In a new note, Yardeni wrote that he is now more certain about his call, originally published after Election Day.
It's based upon a five-decade analysis of economic recoveries. He argues that since 1965, the past five cycles of economic expansion have averaged 65 months — about 5½ years. The current expansion began in November 2013, and will find its end 65 months later, in March 2019. Such analysis came from coincident economic indicators; in this case, Yardeni isolated recoveries and expansions.
The president of Yardeni Research concedes that he is in fact looking at this timeline as a benchmark, rather than a forecast, based on the evidence from the past five business cycles.

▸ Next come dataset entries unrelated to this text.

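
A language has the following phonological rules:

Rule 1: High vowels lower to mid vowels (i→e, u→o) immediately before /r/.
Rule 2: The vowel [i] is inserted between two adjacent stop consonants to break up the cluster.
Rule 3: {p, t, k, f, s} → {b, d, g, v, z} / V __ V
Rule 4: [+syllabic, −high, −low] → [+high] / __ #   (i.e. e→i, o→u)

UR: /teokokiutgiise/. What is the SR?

teogogiudigiizi

Rule 1 (pre-rhotic lowering): no segment meets the environment; /teokokiutgiise/ is unchanged.
Rule 2 (stop-cluster i-epenthesis): /t/ and /g/ form a stop–stop cluster, so [i] is inserted between them. /teokokiutgiise/ → teokokiutigiise.
Rule 3 (intervocalic voicing): /k/ is a voiceless obstruent between vowels /o/ and /o/, so it voices to [g]. /k/ is a voiceless obstruent between vowels /o/ and /i/, so it voices to [g]. /t/ is a voiceless obstruent between vowels /u/ and /i/, so it voices to [d]. /s/ is a voiceless obstruent between vowels /i/ and /e/, so it voices to [z]. /teokokiutigiise/ → teogogiudigiize.
Rule 4 (final vowel raising): /e/ is a mid vowel in word-final position, so it raises to [i]. /teogogiudigiize/ → teogogiudigiizi.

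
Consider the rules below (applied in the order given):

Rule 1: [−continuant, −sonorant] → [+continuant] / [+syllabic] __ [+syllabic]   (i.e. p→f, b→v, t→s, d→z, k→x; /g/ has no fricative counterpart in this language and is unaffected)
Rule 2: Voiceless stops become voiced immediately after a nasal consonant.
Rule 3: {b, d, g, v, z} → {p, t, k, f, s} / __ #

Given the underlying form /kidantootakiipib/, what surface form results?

Rule 1 (intervocalic spirantization): /d/ is a stop between vowels /i/ and /a/, so it spirantizes to the fricative [z]. /t/ is a stop between vowels /o/ and /a/, so it spirantizes to the fricative [s]. /k/ is a stop between vowels /a/ and /i/, so it spirantizes to the fricative [x]. /p/ is a stop between vowels /i/ and /i/, so it spirantizes to the fricative [f]. /kidantootakiipib/ → kizantoosaxiifib.
Rule 2 (post-nasal voicing): /t/ is a voiceless stop immediately after the nasal /n/, so it voices to [d]. /kizantoosaxiifib/ → kizandoosaxiifib.
Rule 3 (final devoicing): /b/ is a voiced obstruent in word-final position, so it devoices to [p]. /kizandoosaxiifib/ → kizandoosaxiifip.

kizandoosaxiifip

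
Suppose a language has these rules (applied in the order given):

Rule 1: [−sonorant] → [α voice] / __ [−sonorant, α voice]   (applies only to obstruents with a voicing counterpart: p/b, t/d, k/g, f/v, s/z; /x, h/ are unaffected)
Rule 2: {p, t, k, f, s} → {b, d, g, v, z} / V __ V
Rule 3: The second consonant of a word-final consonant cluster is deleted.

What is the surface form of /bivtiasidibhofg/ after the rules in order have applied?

Rule 1 (regressive voicing assimilation): /v/ precedes the voiceless obstruent /t/, so it devoices to [f] by assimilation. /b/ precedes the voiceless obstruent /h/, so it devoices to [p] by assimilation. /f/ precedes the voiced obstruent /g/, so it voices to [v] by assimilation. /bivtiasidibhofg/ → biftiasidiphovg.
Rule 2 (intervocalic voicing): /s/ is a voiceless obstruent between vowels /a/ and /i/, so it voices to [z]. /biftiasidiphovg/ → biftiazidiphovg.
Rule 3 (final cluster simplification): /g/ is the second consonant of a word-final cluster /vg/, so it deletes. /biftiazidiphovg/ → biftiazidiphov.

biftiazidiphov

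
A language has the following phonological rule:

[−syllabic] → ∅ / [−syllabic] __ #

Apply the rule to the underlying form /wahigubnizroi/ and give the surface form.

wahigubnizroi

No segment of /wahigubnizroi/ meets the structural description of the rule, so the form surfaces unchanged.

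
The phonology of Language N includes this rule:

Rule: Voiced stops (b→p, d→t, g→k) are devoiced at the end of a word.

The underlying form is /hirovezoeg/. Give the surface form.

hirovezoek

/g/ is a voiced stop in word-final position, so it devoices to [k].
Surface form: [hirovezoek].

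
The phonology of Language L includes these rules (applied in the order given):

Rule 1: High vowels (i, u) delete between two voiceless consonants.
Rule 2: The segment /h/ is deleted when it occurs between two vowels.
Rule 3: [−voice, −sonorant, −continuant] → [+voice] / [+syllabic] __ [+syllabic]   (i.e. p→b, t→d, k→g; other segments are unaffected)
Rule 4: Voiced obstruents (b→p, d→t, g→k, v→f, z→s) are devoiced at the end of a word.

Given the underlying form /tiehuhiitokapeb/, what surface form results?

tiehhiidogabep

Rule 1 (high vowel syncope): /u/ is a high vowel flanked by voiceless consonants /h/ and /h/, so it deletes. /tiehuhiitokapeb/ → tiehhiitokapeb.
Rule 2 (intervocalic h-deletion): no segment meets the environment; /tiehhiitokapeb/ is unchanged.
Rule 3 (intervocalic voicing): /t/ is a voiceless stop between vowels /i/ and /o/, so it voices to [d]. /k/ is a voiceless stop between vowels /o/ and /a/, so it voices to [g]. /p/ is a voiceless stop between vowels /a/ and /e/, so it voices to [b]. /tiehhiitokapeb/ → tiehhiidogabeb.
Rule 4 (final devoicing): /b/ is a voiced obstruent in word-final position, so it devoices to [p]. /tiehhiidogabeb/ → tiehhiidogabep.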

"The question we've addressed is whether the next recession is likely to happen sooner or later than this benchmark, given what we know currently. Since we too were in the slower-growth-for-longer camp prior to Election Day, March 2019 seemed like a reasonably distant time for the start of the next recession. Keep in mind, we first presented this benchmark on March 24, 2015. So far, so good," he wrote in a note published Monday.
Yardeni, who after Election Day raised his real GDP growth rate for this year from 2.5 percent to 3 percent, wrote that if Trump's policies stimulate a spurt of short-term growth, the next recession could actually occur sooner. But for now, he is keeping his eye on 2019.
Trump, in his inaugural speech Friday, struck a protectionist tone in which he emphasized restoring jobs in America and placing "America first."
In an interview Monday on CNBC's "Trading Nation," Yardeni said that leading up to the election, Trump's proposed policies appeared to be pro-growth, and that investors largely dismissed anti-trade rhetoric that surrounded Trump's agenda on the campaign trail. Now that Trump is president, Yardeni said, there's a lot of uncertainty about that, and the market will have to "digest its gains."
Earnings could push the market higher, Yardeni said, adding that it's all about the valuation of earnings, which should grow by 6 percent.
"What we really need, though, is some more clarity about where this administration intends to take fiscal policy and trade policy, most importantly trade policy. If we can sort of overcome the fears of protectionism and find that what Trump really wants to do is get fair trade, which is still free trade, and isn't really intending to have protectionism, I think the market goes higher," Yardeni said.
Stocks slumped Monday, Trump's first full working day in office, and the dollar index hit its lowest level in over six weeks. In a note Monday, BK Asset Management's Boris Schlossberg said that unless the economy soon shows sure-fire improvement, "the enthusiasm that accompanied Mr. Trump into the office will quickly turn into fear as investors begin to consider the costs of his protectionist policies and bare knuckles style of governing."